We are in unprecedented times, facing a collective threat that demands we rapidly explore new approaches to ensure public well-being. Unfortunately, many of the measures that are essential to protecting public health have the unintended but direct consequence of eroding protections for victims of abuse while increasing perpetrators’ access to and control over their families. Victims of domestic abuse and their children are at higher risk in this time of “stay at home” than they have been for many years in Maine and across the country, and as we seek to address the current crisis, we must not forget the vital role our criminal justice system plays in their safety.

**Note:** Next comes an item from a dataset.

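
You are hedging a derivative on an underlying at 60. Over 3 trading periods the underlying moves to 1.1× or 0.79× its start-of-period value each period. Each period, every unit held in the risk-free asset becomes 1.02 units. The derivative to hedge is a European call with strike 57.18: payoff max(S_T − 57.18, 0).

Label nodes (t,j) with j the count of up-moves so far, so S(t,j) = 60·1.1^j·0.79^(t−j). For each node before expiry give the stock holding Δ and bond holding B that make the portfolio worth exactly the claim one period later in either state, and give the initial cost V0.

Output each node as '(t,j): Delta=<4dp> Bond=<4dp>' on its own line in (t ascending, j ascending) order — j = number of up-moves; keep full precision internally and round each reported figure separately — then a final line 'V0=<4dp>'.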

Like other states, Maine is working to reduce and protect institutionalized populations, including those who are incarcerated. Even before the first COVID-19 case was detected in Maine, the Maine Coalition to End Domestic Violence and our regional members have fully supported efforts to reduce the mass incarceration of people affected by substance use disorder and unaddressed mental health needs, and we support current efforts to mitigate the risk to those individuals and to all who are incarcerated alongside them.

At the same time, we know that some detained within our local and state facilities have caused real harm to their partners and families, and that those victims potentially face serious danger if those offenders are released. Other states and nations have seen domestic violence crimes rise precipitously in the wake of COVID-19, as victims are made vulnerable by requirements to stay indoors and by increasingly constrained social safety nets. In our right and appropriate efforts to reduce the risks to those incarcerated in Maine’s jails and prisons, we must not lose sight of the risks faced by victims in our communities, about whom much public concern has been expressed recently.

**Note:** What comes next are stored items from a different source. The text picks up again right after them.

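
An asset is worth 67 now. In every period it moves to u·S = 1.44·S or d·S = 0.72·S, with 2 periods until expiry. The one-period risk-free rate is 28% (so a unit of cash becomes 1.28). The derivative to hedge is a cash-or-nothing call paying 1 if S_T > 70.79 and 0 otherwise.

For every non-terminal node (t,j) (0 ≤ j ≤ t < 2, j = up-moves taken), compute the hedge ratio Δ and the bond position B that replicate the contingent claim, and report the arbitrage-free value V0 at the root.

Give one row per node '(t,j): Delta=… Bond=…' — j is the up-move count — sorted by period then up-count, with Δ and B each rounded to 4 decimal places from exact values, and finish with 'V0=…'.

(0,0): Delta=0.0126 Bond=-0.4747
(1,0): Delta=0.0000 Bond=0.0000
(1,1): Delta=0.0144 Bond=-0.7812
V0=0.3692

No-arbitrage ⇒ martingale measure with p* = (R−d)/(u−d) = 0.7778.
Terminal values V(2,·): V(2,0)=0.0000, V(2,1)=0.0000, V(2,2)=1.0000
Node (1,0) S=48.2400: V=(p*·0.0000+(1−p*)·0.0000)/1.28=0.0000; Δ=(0.0000−0.0000)/(69.4656−34.7328)=0.0000; B=V−Δ·S=0.0000
Node (1,1) S=96.4800: V=(p*·1.0000+(1−p*)·0.0000)/1.28=0.6076; Δ=(1.0000−0.0000)/(138.9312−69.4656)=0.0144; B=V−Δ·S=-0.7812
Node (0,0) S=67.0000: V=(p*·0.6076+(1−p*)·0.0000)/1.28=0.3692; Δ=(0.6076−0.0000)/(96.4800−48.2400)=0.0126; B=V−Δ·S=-0.4747
Each (Δ,B) replicates both successor values, so the strategy is self-financing and V0 is arbitrage-free.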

Our domestic violence helpline fielded a call last week from a survivor who was desperately seeking shelter (even understanding its communal nature) because she’d just received a call from the jail that they were releasing her abuser the next day to her address. She was scared. How many survivors will feel compelled to put their own health and that of their children at risk after receiving this same call in the coming weeks?

Jails are using their furlough authority to release offenders to reduce the jail population in the face of the pandemic, which is appropriate in some cases. However, there must be an individualized assessment of each case where there is an identifiable crime victim to thoroughly consider how any furlough would affect that victim. When the safety of the victim is disregarded in these decisions, the potential exposure of an abusive person to COVID-19 while incarcerated will outweigh a victim’s risk of further abuse and violence or – as in the case of the victim who called seeking shelter – exposing their own health to the same risks of communal spread that the jails are attempting to avoid by releasing inmates.

We also have reports of our courts modifying or eliminating bail at rapid rates. With all other criminal court activity canceled until at least May 1, the Maine Commission on Indigent Legal Services has notified its members that they will be paid to file motions to amend bail to seek the release of defendants being held pretrial. Last week, this included a defendant who was being held because he violated his probation by perpetrating a Class A domestic violence aggravated assault. He had been on probation already for a felony domestic violence conviction. His $20,000 bail was eliminated, and he was released on personal recognizance and a promise to stay home.

We call on our partners in the criminal justice system and our communities to proceed more thoughtfully. For many domestic abuse victims, the incarceration of their abuser was the original form of social distancing – a mechanism for our communities to remove a known threat from the victim’s sphere to mitigate the risk to them and let them heal. In this way, the start of an erosion of the criminal justice system response to domestic violence in multiple areas of the state just as victims are ordered to “shelter in place” is a particularly cruel irony.